ガンダムネットワーク対戦の新しいところ

プレイヤーがキャラになりきるのでなく既存キャラとしてタイプ別に分けられた指揮官のなかで自分の推しを決めて兵士になって応援するというゲーム。

これはもう、モビルスーツとしてのパイロット性能が戦局にどれほど影響を与えるかというのと民主的な数の力がいかほどかということを社会実験する格好になるだろうな。

ガンダムVSシリーズは2対2のコスト制でパイロット性能がモノを言うゲームだし、ガンダム無双のようなジオンの数を連邦のスーパーロボが全部やっつけてしまうゲームもある。ガンダムの二次創作ものの面白いところは物語の主役であるアムロ・レイの属する連邦軍より敵役であるジオン公国のほうがキャラクター性とロボットの両面で個性的であり、これはウルトラマンのゲームがウルトラマンひとりで怪獣を10体順番にやっつけるシナリオでなく、戦争を知らない世代に戦争を伝えるひとつの形として負ける側の人間ドラマを詳細に描いた原作。

その引き出しとして相手側のジオン公国を主役としてギレンの野望ジオニックフロントという戦略ものが出た、というのはファミコンから遊んでいる俺としてはちょっと違って、ガチャポン戦記の時点で連邦もジオンも入り混じって子供のときは遊んでたよな。

俺としてはアムロとブライトさんセイラさんにシャアとララァ以外は「その他の人々」として何となく視聴していたアニメに同級生がランバ・ラルの話をしていてそんなところに感情移入するのは何故だろうと不思議に思っていた。

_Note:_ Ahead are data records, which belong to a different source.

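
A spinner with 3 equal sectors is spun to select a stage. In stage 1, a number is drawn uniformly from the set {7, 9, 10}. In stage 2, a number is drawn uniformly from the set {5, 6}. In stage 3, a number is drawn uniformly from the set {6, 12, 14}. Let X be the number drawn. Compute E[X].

E[X | stage 1] = (7+9+10)/3 = 26/3.
E[X | stage 2] = (5+6)/2 = 11/2.
E[X | stage 3] = (6+12+14)/3 = 32/3.
By the law of total expectation,
E[X] = (1/3)·(26/3) + (1/3)·(11/2) + (1/3)·(32/3) = 149/18.

149/18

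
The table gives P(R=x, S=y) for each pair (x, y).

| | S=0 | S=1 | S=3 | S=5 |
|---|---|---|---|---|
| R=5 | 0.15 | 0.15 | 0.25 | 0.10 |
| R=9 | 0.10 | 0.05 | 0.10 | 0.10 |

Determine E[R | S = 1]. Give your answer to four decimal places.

6.0000

P(S = 1) = 0.20.
Σ R·P over the event = 5·(0.15) + 9·(0.05) = 1.20.
E[R | S = 1] = (1.20) / (0.20) = 6.0000.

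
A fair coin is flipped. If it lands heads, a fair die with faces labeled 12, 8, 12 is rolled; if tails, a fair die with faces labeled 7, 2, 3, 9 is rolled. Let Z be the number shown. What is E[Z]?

E[Z | heads] = (12+8+12)/3 = 32/3.
E[Z | tails] = (7+2+3+9)/4 = 21/4.
E[Z] = (1/2)·(32/3) + (1/2)·(21/4) = 191/24.

191/24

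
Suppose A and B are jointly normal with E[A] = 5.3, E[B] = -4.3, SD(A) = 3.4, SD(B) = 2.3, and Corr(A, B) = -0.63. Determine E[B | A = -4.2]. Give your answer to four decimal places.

The regression of B on A has slope ρ·σ_B/σ_A and passes through (μ_A, μ_B).
E[B | A=-4.2] = -4.3 + (-0.63)·(2.3/3.4)·(-4.2 − (5.3)) = -4.3 + (-0.42618)·(-9.5) = -0.2513.

-0.2513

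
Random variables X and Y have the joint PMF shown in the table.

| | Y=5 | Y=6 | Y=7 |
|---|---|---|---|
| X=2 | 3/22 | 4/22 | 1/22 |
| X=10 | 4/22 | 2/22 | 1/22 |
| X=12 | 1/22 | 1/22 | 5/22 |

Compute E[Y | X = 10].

P(X = 10) = 7/22.
Σ Y·P over the event = 5·(4/22) + 6·(2/22) + 7·(1/22) = 39/22.
E[Y | X = 10] = (39/22) / (7/22) = 39/7.

39/7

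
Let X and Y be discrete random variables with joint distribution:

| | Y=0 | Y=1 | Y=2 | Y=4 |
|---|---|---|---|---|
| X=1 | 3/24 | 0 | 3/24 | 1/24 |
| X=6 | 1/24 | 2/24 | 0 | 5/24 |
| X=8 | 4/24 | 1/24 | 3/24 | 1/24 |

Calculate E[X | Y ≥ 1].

43/8

P(Y ≥ 1) = 2/3.
Summing X·P(X=x,Y=y) over the conditioning event gives 43/12.
E[X | Y ≥ 1] = (43/12) / (2/3) = 43/8.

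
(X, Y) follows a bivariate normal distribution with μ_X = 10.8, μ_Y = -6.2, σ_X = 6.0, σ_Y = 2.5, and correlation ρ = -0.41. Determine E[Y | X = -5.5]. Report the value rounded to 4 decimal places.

-3.4154

The regression of Y on X has slope ρ·σ_Y/σ_X and passes through (μ_X, μ_Y).
E[Y | X=-5.5] = -6.2 + (-0.41)·(2.5/6.0)·(-5.5 − (10.8)) = -6.2 + (-0.170833)·(-16.3) = -3.4154.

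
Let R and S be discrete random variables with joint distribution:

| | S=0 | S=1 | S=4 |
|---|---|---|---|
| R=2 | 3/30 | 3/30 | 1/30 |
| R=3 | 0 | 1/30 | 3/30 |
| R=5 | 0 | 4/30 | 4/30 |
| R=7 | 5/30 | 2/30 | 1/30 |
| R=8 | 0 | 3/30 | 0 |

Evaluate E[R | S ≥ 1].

105/22

P(S ≥ 1) = 11/15.
Summing R·P(R=x,S=y) over the conditioning event gives 7/2.
E[R | S ≥ 1] = (7/2) / (11/15) = 105/22.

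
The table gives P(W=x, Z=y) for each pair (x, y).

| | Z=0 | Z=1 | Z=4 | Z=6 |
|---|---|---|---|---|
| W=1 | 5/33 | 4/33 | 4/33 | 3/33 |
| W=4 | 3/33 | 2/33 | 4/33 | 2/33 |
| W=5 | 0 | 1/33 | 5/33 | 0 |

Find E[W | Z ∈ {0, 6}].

28/13

P(Z ∈ {0, 6}) = 13/33.
Σ W·P over the event = 1·(5/33) + 1·(3/33) + 4·(3/33) + 4·(2/33) = 28/33.
E[W | Z ∈ {0, 6}] = (28/33) / (13/33) = 28/13.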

それらが素直に子供のときに見たアニメの感想でなくホビー誌の解説の中から自分の気に入ったものを語っているとしても、女性週刊誌の論評を読んで「加山雄三なんてそんなに歌は上手くない」と得意げに話すおばさまとホビー誌を読む中学生が既に大人の真似事として同じことをしていて、プラモ作ったり主人公が好きな子を「小学生みたい」といじめたんだろうなと思う。

何も考えていない子供時代の俺はそれで言われたことに腹を立てて単純にそういうアニ研の同級生を不愉快に思ったが、もちろんそれは若者がおばさま方を不快に思うのと同じで、少年ジャンプを読む息子がいる家庭のママが若者言葉と思い込んで息子の悪口を真似てしまう、みたいな玉突き状の仲間割れ構造なんだろうなと近頃では思う。

もしかするとガンダムのネットワーク対戦の新作もガンダムファンがひとつに団結するのを恐れて投票制で支持層を割ろうとしているのかもな、というのは考えすぎか。